What should entrepreneurs know about making themselves attractive to investors?
Well, I’ll say going back to capital raising, and this is probably why a lot of us do not have funding yet, is that they don’t know how to make themselves investable. A number of us think we are going to grow and scale our businesses if someone sees us online, and wants to give us money. But we don’t have a pitch deck together. We don’t have a data room. Inside that data room, we haven’t identified who the leaders are within your company. Do you have a board? If so, who’s on the board? What is your financial model? And are your financial projections three to five years out? So you have to have all of that together before you even think about approaching an investor. Because they need to see, first of all, your brand values, your missions, your goals. Where do you see yourself going in the next three to five years? How are you going to get distribution? Do you have distribution? Are of those things need to be considered before approaching investors at any stage.
We’ve talked about this before, but there’s such an emotional connection to scaling and eventually selling a business that many don’t understand. What are some considerations you’d want entrepreneurs to make to prepare themselves for that?

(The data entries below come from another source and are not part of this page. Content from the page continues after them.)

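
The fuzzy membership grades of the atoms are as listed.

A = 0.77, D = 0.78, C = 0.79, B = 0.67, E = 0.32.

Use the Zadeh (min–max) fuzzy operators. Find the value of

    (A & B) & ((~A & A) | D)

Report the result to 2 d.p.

A & B = min(a, b) on (0.77, 0.67) = 0.67
~A = 1 − 0.77 = 0.23
~A & A = min(a, b) on (0.23, 0.77) = 0.23
(~A & A) | D = max(a, b) on (0.23, 0.78) = 0.78
(A & B) & ((~A & A) | D) = min(a, b) on (0.67, 0.78) = 0.67

0.67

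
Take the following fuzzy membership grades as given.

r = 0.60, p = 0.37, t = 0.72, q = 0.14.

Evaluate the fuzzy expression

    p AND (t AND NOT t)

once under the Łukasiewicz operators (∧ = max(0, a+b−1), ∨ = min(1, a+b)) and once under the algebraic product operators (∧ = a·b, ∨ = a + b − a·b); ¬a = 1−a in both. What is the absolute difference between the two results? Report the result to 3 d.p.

Under Łukasiewicz:
  NOT t = 1 − 0.72 = 0.28
  t AND NOT t = max(0, a+b−1) on (0.72, 0.28) = 0.00
  p AND (t AND NOT t) = max(0, a+b−1) on (0.37, 0.00) = 0.00
  → value = 0.0000
Under algebraic product:
  NOT t = 1 − 0.7200 = 0.2800
  t AND NOT t = a·b on (0.7200, 0.2800) = 0.2016
  p AND (t AND NOT t) = a·b on (0.3700, 0.2016) = 0.0746
  → value = 0.0746
|0.0000 − 0.0746| = 0.075

0.075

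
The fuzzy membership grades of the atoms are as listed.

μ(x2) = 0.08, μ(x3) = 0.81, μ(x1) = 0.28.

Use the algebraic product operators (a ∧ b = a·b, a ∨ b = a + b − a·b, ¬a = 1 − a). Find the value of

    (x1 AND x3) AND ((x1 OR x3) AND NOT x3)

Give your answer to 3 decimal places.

x1 AND x3 = a·b on (0.2800, 0.8100) = 0.2268
x1 OR x3 = a + b − a·b on (0.2800, 0.8100) = 0.8632
NOT x3 = 1 − 0.8100 = 0.1900
(x1 OR x3) AND NOT x3 = a·b on (0.8632, 0.1900) = 0.1640
(x1 AND x3) AND ((x1 OR x3) AND NOT x3) = a·b on (0.2268, 0.1640) = 0.0372

0.037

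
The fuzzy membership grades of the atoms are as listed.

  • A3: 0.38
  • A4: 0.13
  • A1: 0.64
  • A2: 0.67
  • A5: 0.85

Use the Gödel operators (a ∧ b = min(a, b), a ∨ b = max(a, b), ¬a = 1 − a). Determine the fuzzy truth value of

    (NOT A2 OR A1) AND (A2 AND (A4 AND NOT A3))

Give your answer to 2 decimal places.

0.13

NOT A2 = 1 − 0.67 = 0.33
NOT A2 OR A1 = max(a, b) on (0.33, 0.64) = 0.64
NOT A3 = 1 − 0.38 = 0.62
A4 AND NOT A3 = min(a, b) on (0.13, 0.62) = 0.13
A2 AND (A4 AND NOT A3) = min(a, b) on (0.67, 0.13) = 0.13
(NOT A2 OR A1) AND (A2 AND (A4 AND NOT A3)) = min(a, b) on (0.64, 0.13) = 0.13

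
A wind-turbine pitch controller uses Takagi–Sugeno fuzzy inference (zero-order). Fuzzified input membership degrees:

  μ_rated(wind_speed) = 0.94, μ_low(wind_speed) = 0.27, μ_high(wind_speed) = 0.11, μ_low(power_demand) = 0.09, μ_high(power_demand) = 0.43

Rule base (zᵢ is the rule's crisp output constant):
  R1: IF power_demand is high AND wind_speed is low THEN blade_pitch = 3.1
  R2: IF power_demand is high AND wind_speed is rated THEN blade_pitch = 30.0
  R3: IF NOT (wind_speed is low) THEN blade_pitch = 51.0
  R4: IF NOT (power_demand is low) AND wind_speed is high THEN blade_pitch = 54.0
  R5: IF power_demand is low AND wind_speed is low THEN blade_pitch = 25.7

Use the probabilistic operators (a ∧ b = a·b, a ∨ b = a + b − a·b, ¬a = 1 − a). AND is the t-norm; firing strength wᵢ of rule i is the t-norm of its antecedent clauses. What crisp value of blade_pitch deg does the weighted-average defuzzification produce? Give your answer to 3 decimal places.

40.551

R1 (z=3.1): high=0.43, low=0.27; AND[a·b] → w = 0.1161
R2 (z=30.0): high=0.43, rated=0.94; AND[a·b] → w = 0.4042
R3 (z=51.0): ¬low=1−0.27=0.73 → w = 0.7300
R4 (z=54.0): ¬low=1−0.09=0.91, high=0.11; AND[a·b] → w = 0.1001
R5 (z=25.7): low=0.09, low=0.27; AND[a·b] → w = 0.0243
Weighted average = (0.1161·3.1 + 0.4042·30.0 + 0.7300·51.0 + 0.1001·54.0 + 0.0243·25.7) / (0.1161 + 0.4042 + 0.7300 + 0.1001 + 0.0243)
  = 55.7458 / 1.3747 = 40.551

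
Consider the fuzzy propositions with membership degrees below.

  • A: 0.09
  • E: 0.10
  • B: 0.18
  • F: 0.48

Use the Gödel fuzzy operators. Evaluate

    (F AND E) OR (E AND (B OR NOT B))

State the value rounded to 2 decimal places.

F AND E = min(a, b) on (0.48, 0.10) = 0.10
NOT B = 1 − 0.18 = 0.82
B OR NOT B = max(a, b) on (0.18, 0.82) = 0.82
E AND (B OR NOT B) = min(a, b) on (0.10, 0.82) = 0.10
(F AND E) OR (E AND (B OR NOT B)) = max(a, b) on (0.10, 0.10) = 0.10

0.10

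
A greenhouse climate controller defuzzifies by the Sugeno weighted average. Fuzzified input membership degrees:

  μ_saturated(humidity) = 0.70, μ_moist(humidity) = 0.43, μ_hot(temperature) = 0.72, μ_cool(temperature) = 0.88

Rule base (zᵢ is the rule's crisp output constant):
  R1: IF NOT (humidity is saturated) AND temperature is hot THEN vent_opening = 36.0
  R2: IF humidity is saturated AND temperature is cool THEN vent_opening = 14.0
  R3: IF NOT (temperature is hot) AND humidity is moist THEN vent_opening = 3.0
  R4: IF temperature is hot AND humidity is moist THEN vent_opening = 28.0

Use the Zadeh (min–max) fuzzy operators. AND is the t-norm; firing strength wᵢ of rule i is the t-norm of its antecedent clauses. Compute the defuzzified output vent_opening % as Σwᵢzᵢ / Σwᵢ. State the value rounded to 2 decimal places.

19.58

R1 (z=36.0): ¬saturated=1−0.70=0.30, hot=0.72; AND[min(a, b)] → w = 0.30
R2 (z=14.0): saturated=0.70, cool=0.88; AND[min(a, b)] → w = 0.70
R3 (z=3.0): ¬hot=1−0.72=0.28, moist=0.43; AND[min(a, b)] → w = 0.28
R4 (z=28.0): hot=0.72, moist=0.43; AND[min(a, b)] → w = 0.43
Weighted average = (0.30·36.0 + 0.70·14.0 + 0.28·3.0 + 0.43·28.0) / (0.30 + 0.70 + 0.28 + 0.43)
  = 33.4800 / 1.7100 = 19.58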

Let me tell you, I listened to Tristan Walker, who owned Bevel and he actually sold his brand to P&G, and he shared he’d gotten shingles from distress right before letting it go. And if he didn’t sell his business, they probably wouldn’t still be around. They would have had to go through layoffs because they were in so much debt. And that’s the reality of a lot of businesses before they sell, some of them are millions in debt. People look at your revenue, but they don’t understand a lot of times the debt that you’re in outweighs the profit. It’s important to be real about that and so many other things while aiming for scalability.
That’s why conversations like these are so important.